We are not ones to impose any arbitrary limits on how long a scholarly response can take. But after all these years, we await any new argument to explain the 1793 Hamilton list. All Shugerman has done is dust off a Slate article that did not persuade in 2017, and persuades even less now. We will continue to wait for a meaningful reply. Shugerman  could yet admit the most likely answer: Hamilton did not see the President as holding an “Office under the United States.” 

This is the conclusion that several Hamilton experts reached, including Professors Kenneth R. Bowling, Ph.D., Professor Stephen F. Knott, and Professor Robert W.T. Martin. We included declarations from these experts in our September 2017 CREW v. Trump filing, which was submitted in response to the legal historians. 

Professor Bowling explained:

In Hamilton’s day, some, perhaps many (but certainly not all) understood and used the phrase office under the United States (and its close textual variants) to include those officers who went through the Appointments Clause process of presidential nomination, Senate advice and consent, and presidential appointment, or to other lesser officers, such as those who only received presidential commissions (e.g., inferior officers).
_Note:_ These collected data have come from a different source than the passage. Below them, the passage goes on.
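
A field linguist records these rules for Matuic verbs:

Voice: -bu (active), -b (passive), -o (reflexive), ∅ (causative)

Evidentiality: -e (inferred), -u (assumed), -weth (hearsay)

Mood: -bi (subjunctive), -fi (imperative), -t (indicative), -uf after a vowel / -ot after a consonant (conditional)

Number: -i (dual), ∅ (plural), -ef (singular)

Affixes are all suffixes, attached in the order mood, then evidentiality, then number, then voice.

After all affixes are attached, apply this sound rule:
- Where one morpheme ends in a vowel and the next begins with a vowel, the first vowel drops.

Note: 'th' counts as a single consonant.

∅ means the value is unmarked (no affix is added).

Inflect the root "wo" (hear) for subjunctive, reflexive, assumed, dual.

wobo

Attach mood subjunctive -bi → wobi.
Attach evidentiality assumed -u → wobiu.
Attach number dual -i → wobiui.
Attach voice reflexive -o → wobiuio.
Apply vowel deletion: wobiuio → wobo.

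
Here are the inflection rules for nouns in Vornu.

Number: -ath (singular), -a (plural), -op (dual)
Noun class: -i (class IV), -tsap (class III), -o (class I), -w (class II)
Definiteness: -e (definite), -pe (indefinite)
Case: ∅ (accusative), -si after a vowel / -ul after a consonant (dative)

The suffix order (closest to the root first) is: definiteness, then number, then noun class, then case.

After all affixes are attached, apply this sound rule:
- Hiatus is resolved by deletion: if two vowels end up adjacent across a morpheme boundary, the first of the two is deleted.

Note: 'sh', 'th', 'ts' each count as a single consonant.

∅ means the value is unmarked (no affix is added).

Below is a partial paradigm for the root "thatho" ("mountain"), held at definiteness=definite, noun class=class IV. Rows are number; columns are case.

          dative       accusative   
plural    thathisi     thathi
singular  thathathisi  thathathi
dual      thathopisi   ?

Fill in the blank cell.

thathopi

Attach definiteness definite -e → thathoe.
Attach number dual -op → thathoeop.
Attach noun class class IV -i → thathoeopi.
case = accusative: zero marking, form stays thathoeopi.
Apply vowel deletion: thathoeopi → thathopi.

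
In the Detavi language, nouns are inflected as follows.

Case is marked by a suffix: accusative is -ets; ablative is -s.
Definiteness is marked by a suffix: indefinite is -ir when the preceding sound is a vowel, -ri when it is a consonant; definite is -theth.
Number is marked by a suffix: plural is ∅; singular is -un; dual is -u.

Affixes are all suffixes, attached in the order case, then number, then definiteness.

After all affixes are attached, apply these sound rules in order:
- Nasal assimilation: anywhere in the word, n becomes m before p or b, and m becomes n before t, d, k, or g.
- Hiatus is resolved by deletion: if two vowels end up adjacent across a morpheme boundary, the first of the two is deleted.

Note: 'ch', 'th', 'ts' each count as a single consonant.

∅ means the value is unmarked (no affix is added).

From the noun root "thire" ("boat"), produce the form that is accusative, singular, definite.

thiretsuntheth

Attach case accusative -ets → thireets.
Attach number singular -un → thireetsun.
Attach definiteness definite -theth → thireetsuntheth.
Nasal assimilation: no change.
Apply vowel deletion: thireetsuntheth → thiretsuntheth.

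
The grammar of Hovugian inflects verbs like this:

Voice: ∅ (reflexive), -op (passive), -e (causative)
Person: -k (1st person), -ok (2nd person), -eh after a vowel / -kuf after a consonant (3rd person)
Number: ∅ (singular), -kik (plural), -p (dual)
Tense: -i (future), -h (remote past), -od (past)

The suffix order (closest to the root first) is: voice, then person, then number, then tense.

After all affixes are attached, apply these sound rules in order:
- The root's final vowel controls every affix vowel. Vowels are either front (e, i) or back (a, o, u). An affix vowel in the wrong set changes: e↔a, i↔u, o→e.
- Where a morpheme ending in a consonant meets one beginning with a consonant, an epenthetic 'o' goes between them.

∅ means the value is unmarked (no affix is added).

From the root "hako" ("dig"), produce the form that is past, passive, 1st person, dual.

Attach voice passive -op → hakoop.
Attach person 1st person -k → hakoopk.
Attach number dual -p → hakoopkp.
Attach tense past -od → hakoopkpod.
Vowel harmony: no change.
Apply epenthesis: hakoopkpod → hakoopokopod.

hakoopokopod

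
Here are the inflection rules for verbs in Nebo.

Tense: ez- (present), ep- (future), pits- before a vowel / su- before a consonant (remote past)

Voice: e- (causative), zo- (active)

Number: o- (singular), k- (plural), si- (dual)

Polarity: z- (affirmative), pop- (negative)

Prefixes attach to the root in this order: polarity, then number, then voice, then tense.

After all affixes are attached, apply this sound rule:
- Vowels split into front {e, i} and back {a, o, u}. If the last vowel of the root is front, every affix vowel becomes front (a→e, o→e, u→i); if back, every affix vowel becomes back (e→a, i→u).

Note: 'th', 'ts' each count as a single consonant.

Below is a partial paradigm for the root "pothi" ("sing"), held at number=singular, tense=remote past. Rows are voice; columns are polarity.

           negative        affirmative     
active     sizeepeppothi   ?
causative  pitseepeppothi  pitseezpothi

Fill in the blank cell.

Attach polarity affirmative z- → zpothi.
Attach number singular o- → ozpothi.
Attach voice active zo- → zoozpothi.
Attach tense remote past su- (before consonant 'z') → suzoozpothi.
Apply vowel harmony: suzoozpothi → sizeezpothi.

sizeezpothi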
Office under the United States did not extend to elected officials. In my professional judgment, Hamilton’s [1793] roll of officers, The Complete Report [which is reproduced in part in the Papers of Alexander Hamilton], is consistent with what was one strand (perhaps the prevailing strand) of the contemporaneous (that is, circa 1793) public understanding of office under the United States. Response to the Legal Historians’ Brief at Exhibit H, ¶ 16.
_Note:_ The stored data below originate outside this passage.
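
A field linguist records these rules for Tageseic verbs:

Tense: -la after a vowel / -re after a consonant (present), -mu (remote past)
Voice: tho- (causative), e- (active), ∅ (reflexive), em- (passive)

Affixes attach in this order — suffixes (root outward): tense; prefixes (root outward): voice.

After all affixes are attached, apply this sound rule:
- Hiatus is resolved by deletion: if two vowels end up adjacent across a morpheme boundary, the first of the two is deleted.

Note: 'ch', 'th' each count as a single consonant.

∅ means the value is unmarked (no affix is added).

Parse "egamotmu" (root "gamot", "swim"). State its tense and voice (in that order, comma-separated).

Segment: e-gamot-mu.
tense: -mu → remote past.
voice: e- → active.

remote past, active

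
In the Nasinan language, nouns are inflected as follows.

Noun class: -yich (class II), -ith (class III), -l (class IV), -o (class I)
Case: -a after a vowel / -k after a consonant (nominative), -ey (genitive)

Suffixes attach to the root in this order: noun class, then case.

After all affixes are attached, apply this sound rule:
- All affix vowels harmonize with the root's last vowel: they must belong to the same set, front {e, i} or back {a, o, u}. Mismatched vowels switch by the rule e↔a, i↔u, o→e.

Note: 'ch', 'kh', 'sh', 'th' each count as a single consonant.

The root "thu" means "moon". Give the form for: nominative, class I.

Attach noun class class I -o → thuo.
Attach case nominative -a (after vowel 'o') → thuoa.
Vowel harmony: no change.

thuoa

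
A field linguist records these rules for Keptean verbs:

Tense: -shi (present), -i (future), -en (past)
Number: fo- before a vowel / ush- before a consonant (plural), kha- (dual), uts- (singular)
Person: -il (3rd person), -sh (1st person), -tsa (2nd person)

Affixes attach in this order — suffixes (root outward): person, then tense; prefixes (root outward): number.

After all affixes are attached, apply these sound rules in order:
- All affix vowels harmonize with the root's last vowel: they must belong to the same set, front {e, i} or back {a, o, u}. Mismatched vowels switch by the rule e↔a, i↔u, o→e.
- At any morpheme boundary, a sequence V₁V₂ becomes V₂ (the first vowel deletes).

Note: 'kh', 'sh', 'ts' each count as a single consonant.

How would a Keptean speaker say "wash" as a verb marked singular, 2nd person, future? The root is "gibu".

Attach person 2nd person -tsa → gibutsa.
Attach number singular uts- → utsgibutsa.
Attach tense future -i → utsgibutsai.
Apply vowel harmony: utsgibutsai → utsgibutsau.
Apply vowel deletion: utsgibutsau → utsgibutsu.

utsgibutsu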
Professor Stephen F. Knott explained that it was very unlikely that Hamilton had inadvertently excluded the President from Hamilton’s 1793 list. Knott explained:

Hamilton was a careful lawyer, and he was inherently incapable of leaving the President and Vice President off a list as an oversight. When Hamilton examined and reported on an issue, he left no stone unturned. He simply would not have left individuals off of a list by accident. That notion is contrary to everything I have learned about the man through decades of research. Hamilton was meticulously detailed in any directive he wrote throughout his career as a staff officer for General Washington or during his tenure as Secretary of the Treasury. When Hamilton was asked to report to General/President Washington or to Congress he never responded in an under inclusive manner. Clarity, directness, and a fastidious attention to detail characterize all of Hamilton’s reports. In my professional opinion, Tillman is correct to declare that Hamilton intended to leave the President and the Vice President off the list of “officers.” Hamilton would never have made a “mistake” of such magnitude. That is simply unfathomable. Response to the Legal Historians’ Brief at Exhibit I, ¶ 7.
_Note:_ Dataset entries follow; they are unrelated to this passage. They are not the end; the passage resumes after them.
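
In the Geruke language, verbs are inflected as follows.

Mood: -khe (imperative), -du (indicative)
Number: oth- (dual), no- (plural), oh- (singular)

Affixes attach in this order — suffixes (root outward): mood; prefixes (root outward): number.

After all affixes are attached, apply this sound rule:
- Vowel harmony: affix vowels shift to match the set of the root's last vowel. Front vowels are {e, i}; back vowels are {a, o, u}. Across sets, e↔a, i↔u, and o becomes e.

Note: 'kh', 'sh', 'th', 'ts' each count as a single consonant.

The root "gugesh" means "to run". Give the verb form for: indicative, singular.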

Professor Robert W.T. Martin drew a conclusion from Hamilton’s 1793 list: it was unlikely that Hamilton understood the President as holding a “civil office . . . under the United States.” Martin wrote: 

Had Hamilton thought that [the] Senate order’s language of “Persons holding civil office . . . under the United States” included the President and Vice-President, their salaries would properly be listed with [Annexes] No. X to XVIII, as based on “accounts which have been received from the officers to which they respectively relate.” The fact that Hamilton did not include their salaries is some substantial indication that Hamilton did not believe that this information [i.e., the President’s salary] was responsive to the Senate’s order. Response to the Legal Historians’ Brief at Exhibit J, ¶ 16 n.2.

The Legal Historians have acknowledged that authenticity of the document we put forward as the 1793 Hamilton list. But having done so, the Legal Historians have never offered a substantive response why that document is not determinative about the outstanding issue between us: the meaning of “office under the United States.” We will continue to wait for a reply from Shugerman and the other Legal Historians.